Q: Are these units truly brand new, or are they just cleaned up?

A: These are authentic New Surplus components. They have never been placed into active service, never installed on a live chassis, and have zero operational wear. They are original OEM production units preserved in factory-sealed or ESD-safe packaging and are opened solely for our inbound optical and electrical quality inspections.

Q: What is the current lifespan expectation and obsolescence status of the IS215UCVEH2AE?

A: General Electric has classified the Mark VI series as a legacy platform. This means finding replacement parts through traditional channels is increasingly difficult. By deploying a New Surplus module instead of a worn out, used card, you gain an expected operational life of 10 to 15 years, provided the environmental conditions of the control room are properly maintained.

Q: Can this specific VME card be hot-swapped while the turbine is online?

A: No.
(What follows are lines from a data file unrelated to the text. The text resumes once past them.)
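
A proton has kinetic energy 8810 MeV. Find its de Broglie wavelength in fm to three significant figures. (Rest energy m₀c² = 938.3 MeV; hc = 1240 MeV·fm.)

λ = 0.128 fm

Total energy E = KE + m₀c² = 8810 + 938.3 = 9748.3 MeV.
(pc)² = E² − (m₀c²)² = (9748.3)² − (938.3)² = 9.415 × 10⁷ MeV², so pc = 9703 MeV.
λ = hc/(pc) = 1240 MeV·fm / 9703 MeV = 0.128 fm.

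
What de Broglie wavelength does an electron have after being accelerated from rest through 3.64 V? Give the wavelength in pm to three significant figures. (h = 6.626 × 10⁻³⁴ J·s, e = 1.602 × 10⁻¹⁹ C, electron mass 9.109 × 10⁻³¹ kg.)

KE = eV = 1.602 × 10⁻¹⁹ × 3.640 = 5.831 × 10⁻¹⁹ J.
p = √(2mKE) = √(2 × 9.109 × 10⁻³¹ × 5.831 × 10⁻¹⁹) = 1.031 × 10⁻²⁴ kg·m/s.
λ = h/p = 6.626 × 10⁻³⁴ / 1.031 × 10⁻²⁴ = 6.43 × 10⁻¹⁰ m = 643 pm.

λ = 643 pm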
The IS215UCVEH2AE does not support live hot-swapping. Removing or inserting this processor card while the VME backplane is energized can generate voltage transients that permanently damage the onboard Celeron processor, corrupt the flash memory sector, or cause an immediate, catastrophic trip of the turbine control system. Always isolate the rack power prior to extraction.

Q: Does the board retain its control application logic when power is disconnected?

A: The system configuration and execution logic are stored securely within the onboard 128 MB Compact Flash non-volatile memory. This data is fully retained when the power is shut off. However, any runtime parameters, volatile event logs, or temporary trend buffers held within the volatile SDRAM will clear upon power loss.

Q: What type of warranty coverage applies to this New Surplus hardware?

A: We back this unit with a comprehensive 1-to-2 year replacement warranty. This coverage matches or exceeds the standard warranty terms provided by major OEMs for new equipment, giving your engineering and maintenance teams complete financial and operational peace of mind.